Showing posts with label death. Show all posts
Showing posts with label death. Show all posts

Thursday, August 1, 2013

Easy Non-Lethal Damage

Keeping track of two types of damage annoys me. Even worse is splitting damage rolls in half when the PCs are using "the flat of the blade" during impromptu prisoner subdual. In any case, if you kick a guy in the gut to wind him, and then stab him in the throat, he's not going to "be subdued." He's going to die.

Nonlethal damage is treated exactly as normal damage, except if the killing blow is nonlethal. If a creature's last hit points are removed by a nonlethal blow, the creature is knocked unconscious for 1d20 minutes, instead of dying. Before then, nonlethal damage has the same effects, and removes the same hit points, as regular damage - thus, if a 7HP creature takes 6HP of nonlethal damage, and then 2 HP of lethal damage, it is killed, rather than knocked unconscious.

Weapons used to subdue roll for damage as normal, but treat even numbers as nonlethal damage, and odd numbers as lethal damage.

Thursday, July 18, 2013

Fun


Finally, a post with labels that are precisely descriptive!

Last night, the gang returned to the junglified Caves of Chaos. They'd cleared out the goblin lair over the last two sessions, and were on the hunt for more gold. Everyone's still level 1, because of a TPK early on and a small platoon of mercenaries I gave them as a quest reward, which suck up XP even at half shares.


Entering the ogre cave, they attempt nonverbal communication, but nobody speaks Adrastian jungle ogre. So Benesek, the faithful mercenary, rolls a 74 on his death chart - losing his face and most of his jaw. Now he's Benesek the Ugly, who heroically took the ogre's 1 attack before the mob brought it down.

They search the cave for 20 minutes, after I accidentally say "There isn't anything you've found yet," instead of "There doesn't seem to be anything there" and discover the secret door. They take the staircase up to the hobgoblin caves, and kick down the door at the top, finding a large room and surprising the 13 hobgoblins there.

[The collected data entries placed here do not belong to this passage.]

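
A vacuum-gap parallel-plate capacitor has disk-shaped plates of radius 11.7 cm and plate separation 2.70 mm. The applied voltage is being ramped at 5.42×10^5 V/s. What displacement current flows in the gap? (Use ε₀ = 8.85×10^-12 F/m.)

7.64×10^-5 A

The displacement current equals the charging current C dV/dt. With C = ε₀A/d = (8.85×10^-12)(0.04301)/(2.70×10^-3) = 1.410×10^-10 F, I_d = (1.410×10^-10)(5.42×10^5) = 7.64×10^-5 A.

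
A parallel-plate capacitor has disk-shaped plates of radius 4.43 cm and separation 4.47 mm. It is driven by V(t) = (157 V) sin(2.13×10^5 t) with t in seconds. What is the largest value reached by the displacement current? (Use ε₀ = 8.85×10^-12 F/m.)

The displacement current equals the conduction current C dV/dt, which peaks at C V₀ ω.
With C = ε₀A/d = (8.85×10^-12)(6.165×10^-3)/(4.47×10^-3) = 1.221×10^-11 F and ω = 2.13×10^5 rad/s, I_d,max = (1.221×10^-11)(157)(2.13×10^5) = 4.08×10^-4 A.

4.08×10^-4 A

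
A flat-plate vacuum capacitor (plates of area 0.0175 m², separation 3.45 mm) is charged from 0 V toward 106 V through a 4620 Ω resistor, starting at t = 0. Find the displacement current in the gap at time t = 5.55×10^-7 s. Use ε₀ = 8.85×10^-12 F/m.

1.58×10^-3 A

C = ε₀A/d = (8.85×10^-12)(0.0175)/(3.45×10^-3) = 4.489×10^-11 F, so τ = RC = 2.074×10^-7 s.
The conduction current is I(t) = (V₀/R) e^(−t/τ), and the displacement current between the plates equals it.
t/τ = 2.676; I_d = (106/4620) · e^(−2.676) = (0.02294)(0.06884) = 1.58×10^-3 A.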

They kill one, win initiative, and kill another one. There's six goblins in melee combat with the mercenaries' front line. 5 hits, roll for damage.

Four sixes and a five.

The entire front line goes down. The PC's - a ranger and his warhound, a cleric, and a wizard, now have to pull swords and jump in. More mercenaries are incapacitated. One loses an arm - roll for % of arm cut off, starting from wrist? 0-0. A hobgoblin prepares to stab the dog, and the ranger opts to take the blow. I inform him that the goblin does 1d6 damage, he has 5 HP, and the dog has 7, but he does it anyway.

Max damage. Rolled a 95. Now his gray matter is really getting that chance to commune with nature. Not quite dead, but 50-100% memory loss. (By the way, the roll for additional memory loss? 0-2. Only 52%.) He starts rolling up a new character.

The party kills all but the last two hobgoblins, does triage, feeds two healing potions to the ranger, and then scrams.


Monday, July 8, 2013

Drama and die size

For the past few sessions, I've been using the Good Hits and Bad Misses table, from Delta's D&D Hotspot for everyone's critical hits, and running handling death as no fighting at 0HP, bleeding out each round until -10HP, when you die.

I've noticed that the act of scrambling for percentile dice and looking up the result tends to add some drama to each critical or fumble - which is usually incommensurate with the fact that about 60% of the results are simply x2 or x3 damage. Which has made criticals and fumbles fairly anticlimactic.

On the other hand, death and incapacitation has been fairly low-key - the goblins and bats the PCs have been fighting never take more than a few rounds to kill, and it hasn't been difficult for someone in the rear of the party running back and stabilizing wounded individuals. Especially since I keep forgetting to keep track of people bleeding-out. I'm going to try to reverse these situations by using d20 tables for criticals and fumbles, and then using the Arduin Grimoire critical hit table as a 0HP "death and dismemberment" results table.

You roll a d20 on the appropriate table for crits and fumbles. "Special" results can be healed as a light wound, forgoing HP healing. When you hit 0HP, roll on the d100 table and apply the results. I reorganized the table so that, generally, worse effects are higher up on the list, allowing damage in excess of 0HP to be added to the roll. To my mind, this removes the need for an instant death threshold - the more overkill, the fewer merciful options available and the more likely it is you'll get Irrevocable Death. The tables are here.

Depending on the effect, I'll require a save vs. Paralyzation to retain consciousness, and since all the effects are actual injuries, I can leave healing/stabilization up to player decisions and creativity, in addition to my fading knowledge of First Aid merit badge.

Hopefully this retains the uncertainty and drama of crits/fumbles in combat that Delta discusses and makes hitting 0HP dramatic and terrifying.